Upon the insistence of the Germans, and by taking on in its Statutes the spirit of a French law of 1973, the ECB, unlike other central banks in mature economies, indeed does not give States, normally, direct access to the printing press, not wanting to encourage them to take on debt.
And yet, since 2008, it has provided banks in a way that is economical with the means to subscribe to government bonds for Eurozone states. Even now as the ECB intends to push banks towards lending on to businesses, in fact, it institutionalizes the monetary financing of public debt, for the greater benefit of the financial sector alone, and at the expense of the taxpayer, who pays for what he could get for free.
Indeed, the ECB has just announced that it will provide loans to banks with a refinancing rate at 0.1% for 4 years, worth €400bn, in two rounds, in September and December this year, and even more till June 2016. In theory to fuel the economy. But since the ECB allows banks to invest « provisionally » (till September 2016), this manna into sovereign funds, these banks will keep stepping into the breach, thereby providing them with significant profits and increase net worth by stacking these government bonds right there, just at the moment the ECB is asking them to increase them.
That way everybody gains, on the surface: banks making easy profits; and States paying less on their debts. (France has just borrowed at 1.77% for 10 years, despite the galloping deficits in the country). And this mechanism can only be seen as an extension for 4 years of the previous system, which comes to an end in February 2015, at even a lower cost.
But in reality, this system establishes a total distortion of the European venture, allowing States in the long term to print money to meet borrowing requirements without any reform counterpart, supporting banks in their situation of rent, removing the work that markets have made in differentiating solvent countries from others, without any new funding whatsoever for businesses while increasing the burden on taxpayers.

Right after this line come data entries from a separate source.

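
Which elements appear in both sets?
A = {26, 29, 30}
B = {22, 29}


A ∩ B = elements in both A and B
A = {26, 29, 30}
B = {22, 29}
A ∩ B = {29}

A ∩ B = {29}


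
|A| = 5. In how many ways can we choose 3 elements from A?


C(n,k) = n! / (k!(n-k)!)
C(5,3) = 5! / (3!2!)
= 10

C(5,3) = 10


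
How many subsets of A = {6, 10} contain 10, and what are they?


A subset of A contains 10 iff the remaining 1 elements form any subset of A \ {10}.
Count: 2^(n-1) = 2^1 = 2
Subsets containing 10: {10}, {6, 10}

Subsets containing 10 (2 total): {10}, {6, 10}


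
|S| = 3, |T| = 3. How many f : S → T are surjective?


n = |S| = 3, k = |T| = 3. Surjections via inclusion-exclusion:
S(n,k) = Σ(-1)^i × C(k,i) × (k-i)^n, i=0 to k
i=0: (-1)^0×C(3,0)×3^3 = 27
i=1: (-1)^1×C(3,1)×2^3 = -24
i=2: (-1)^2×C(3,2)×1^3 = 3
i=3: (-1)^3×C(3,3)×0^3 = 0
Total = 6

Number of surjections = 6


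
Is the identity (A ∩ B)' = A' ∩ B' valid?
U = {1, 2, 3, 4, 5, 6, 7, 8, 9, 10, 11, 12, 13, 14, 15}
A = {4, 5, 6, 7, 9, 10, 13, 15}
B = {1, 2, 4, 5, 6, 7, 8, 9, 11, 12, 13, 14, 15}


LHS: A ∩ B = {4, 5, 6, 7, 9, 13, 15}
(A ∩ B)' = U \ (A ∩ B) = {1, 2, 3, 8, 10, 11, 12, 14}
A' = {1, 2, 3, 8, 11, 12, 14}, B' = {3, 10}
Claimed RHS: A' ∩ B' = {3}
Identity is INVALID: LHS = {1, 2, 3, 8, 10, 11, 12, 14} but the RHS claimed here equals {3}. The correct form is (A ∩ B)' = A' ∪ B'.

Identity is invalid: (A ∩ B)' = {1, 2, 3, 8, 10, 11, 12, 14} but A' ∩ B' = {3}. The correct De Morgan law is (A ∩ B)' = A' ∪ B'.


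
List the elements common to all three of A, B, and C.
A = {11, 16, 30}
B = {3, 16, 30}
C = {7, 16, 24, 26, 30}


A ∩ B = {16, 30}
(A ∩ B) ∩ C = {16, 30}

A ∩ B ∩ C = {16, 30}


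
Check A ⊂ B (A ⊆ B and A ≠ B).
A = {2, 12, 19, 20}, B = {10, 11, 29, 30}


A ⊂ B requires: A ⊆ B AND A ≠ B.
A ⊆ B? No
A ⊄ B, so A is not a proper subset.

No, A is not a proper subset of B


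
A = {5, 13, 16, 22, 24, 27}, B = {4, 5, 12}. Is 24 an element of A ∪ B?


A = {5, 13, 16, 22, 24, 27}, B = {4, 5, 12}
A ∪ B = all elements in A or B
A ∪ B = {4, 5, 12, 13, 16, 22, 24, 27}
Checking if 24 ∈ A ∪ B
24 is in A ∪ B → True

24 ∈ A ∪ B


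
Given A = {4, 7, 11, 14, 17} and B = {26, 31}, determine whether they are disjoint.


Disjoint means A ∩ B = ∅.
A ∩ B = ∅
A ∩ B = ∅, so A and B are disjoint.

Yes, A and B are disjoint


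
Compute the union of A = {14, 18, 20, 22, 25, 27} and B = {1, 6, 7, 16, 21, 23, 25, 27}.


A ∪ B = all elements in A or B (or both)
A = {14, 18, 20, 22, 25, 27}
B = {1, 6, 7, 16, 21, 23, 25, 27}
A ∪ B = {1, 6, 7, 14, 16, 18, 20, 21, 22, 23, 25, 27}

A ∪ B = {1, 6, 7, 14, 16, 18, 20, 21, 22, 23, 25, 27}


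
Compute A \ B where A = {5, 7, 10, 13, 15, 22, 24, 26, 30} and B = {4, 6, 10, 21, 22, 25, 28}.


A \ B = elements in A but not in B
A = {5, 7, 10, 13, 15, 22, 24, 26, 30}
B = {4, 6, 10, 21, 22, 25, 28}
Remove from A any elements in B
A \ B = {5, 7, 13, 15, 24, 26, 30}

A \ B = {5, 7, 13, 15, 24, 26, 30}


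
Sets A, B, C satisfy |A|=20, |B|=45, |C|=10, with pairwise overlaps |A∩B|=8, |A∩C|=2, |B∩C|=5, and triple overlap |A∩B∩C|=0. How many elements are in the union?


|A∪B∪C| = |A|+|B|+|C| - |A∩B|-|A∩C|-|B∩C| + |A∩B∩C|
= 20+45+10 - 8-2-5 + 0
= 75 - 15 + 0
= 60

|A ∪ B ∪ C| = 60


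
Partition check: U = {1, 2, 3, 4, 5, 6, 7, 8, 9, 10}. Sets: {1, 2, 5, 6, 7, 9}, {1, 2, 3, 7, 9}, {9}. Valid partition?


A partition requires: (1) non-empty parts, (2) pairwise disjoint, (3) union = U
Parts: {1, 2, 5, 6, 7, 9}, {1, 2, 3, 7, 9}, {9}
Union of parts: {1, 2, 3, 5, 6, 7, 9}
U = {1, 2, 3, 4, 5, 6, 7, 8, 9, 10}
All non-empty? True
Pairwise disjoint? False
Covers U? False

No, not a valid partition


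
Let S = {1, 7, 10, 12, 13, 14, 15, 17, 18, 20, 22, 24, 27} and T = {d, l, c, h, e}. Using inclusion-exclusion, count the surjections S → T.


n = |S| = 13, k = |T| = 5. Surjections via inclusion-exclusion:
S(n,k) = Σ(-1)^i × C(k,i) × (k-i)^n, i=0 to k
i=0: (-1)^0×C(5,0)×5^13 = 1220703125
i=1: (-1)^1×C(5,1)×4^13 = -335544320
i=2: (-1)^2×C(5,2)×3^13 = 15943230
i=3: (-1)^3×C(5,3)×2^13 = -81920
i=4: (-1)^4×C(5,4)×1^13 = 5
i=5: (-1)^5×C(5,5)×0^13 = 0
Total = 901020120

Number of surjections = 901020120


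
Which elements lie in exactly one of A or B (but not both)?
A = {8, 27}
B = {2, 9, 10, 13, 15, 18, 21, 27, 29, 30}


A △ B = (A \ B) ∪ (B \ A) = elements in exactly one of A or B
A \ B = {8}
B \ A = {2, 9, 10, 13, 15, 18, 21, 29, 30}
A △ B = {2, 8, 9, 10, 13, 15, 18, 21, 29, 30}

A △ B = {2, 8, 9, 10, 13, 15, 18, 21, 29, 30}


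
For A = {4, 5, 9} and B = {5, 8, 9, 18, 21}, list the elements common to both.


A ∩ B = elements in both A and B
A = {4, 5, 9}
B = {5, 8, 9, 18, 21}
A ∩ B = {5, 9}

A ∩ B = {5, 9}


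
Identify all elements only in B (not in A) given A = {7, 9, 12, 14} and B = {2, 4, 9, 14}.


A = {7, 9, 12, 14}
B = {2, 4, 9, 14}
Region: only in B (not in A)
Elements: {2, 4}

Elements only in B (not in A): {2, 4}


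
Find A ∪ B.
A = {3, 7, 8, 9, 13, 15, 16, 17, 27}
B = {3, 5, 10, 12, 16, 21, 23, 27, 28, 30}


A ∪ B = all elements in A or B (or both)
A = {3, 7, 8, 9, 13, 15, 16, 17, 27}
B = {3, 5, 10, 12, 16, 21, 23, 27, 28, 30}
A ∪ B = {3, 5, 7, 8, 9, 10, 12, 13, 15, 16, 17, 21, 23, 27, 28, 30}

A ∪ B = {3, 5, 7, 8, 9, 10, 12, 13, 15, 16, 17, 21, 23, 27, 28, 30}


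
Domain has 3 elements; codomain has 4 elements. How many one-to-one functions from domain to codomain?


An injection sends each of |A| = 3 inputs to a distinct output in B.
# injections = |B|·(|B|-1)·…·(|B|-|A|+1) = 4! / (4 - 3)!
= 4 × 3 × 2
= 24

Number of injections = 24


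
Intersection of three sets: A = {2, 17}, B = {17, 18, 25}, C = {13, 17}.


A ∩ B = {17}
(A ∩ B) ∩ C = {17}

A ∩ B ∩ C = {17}


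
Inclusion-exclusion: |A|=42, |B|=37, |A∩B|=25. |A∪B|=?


|A ∪ B| = |A| + |B| - |A ∩ B|
= 42 + 37 - 25
= 54

|A ∪ B| = 54


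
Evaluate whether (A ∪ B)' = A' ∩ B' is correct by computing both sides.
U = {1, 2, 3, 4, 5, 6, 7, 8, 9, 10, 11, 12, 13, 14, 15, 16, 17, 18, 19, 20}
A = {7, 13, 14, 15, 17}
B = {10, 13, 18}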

Markets are not misguided as they have raised to 60% the stock market value of banks since two years, even though according to the IMF, their lending to the economy had been constantly shrinking.
Sensing that such criticism will come, the ECB does everything in its power not to make it public. And is no longer certain it would like to go further in this perverted direction. This led the ECB to attempt to drive banks to shape and package their portfolios of SME loans, and to sell them back to it; which in theory would make it possible to increase lending to enterprises. Forgetting, however, that securitization is the principal reason that generated the crisis of 2008.
There is an urgent need, in the ECB’s own interest, to get rid of this poisonous gift. And since no one is considering banning banks from subscribing to Treasury bonds, the ECB must be authorized to do the same, within boundaries constitutionally intangible.
And since the printing press does not create real wealth (because otherwise there would no longer be any poor people long ago), the financing of the economy should no longer be left exclusively to the commercial banks, and involve a much more determined action from EIB and the other public investment banks.
It is not very difficult: members of the European Council just need to show a bit more courage.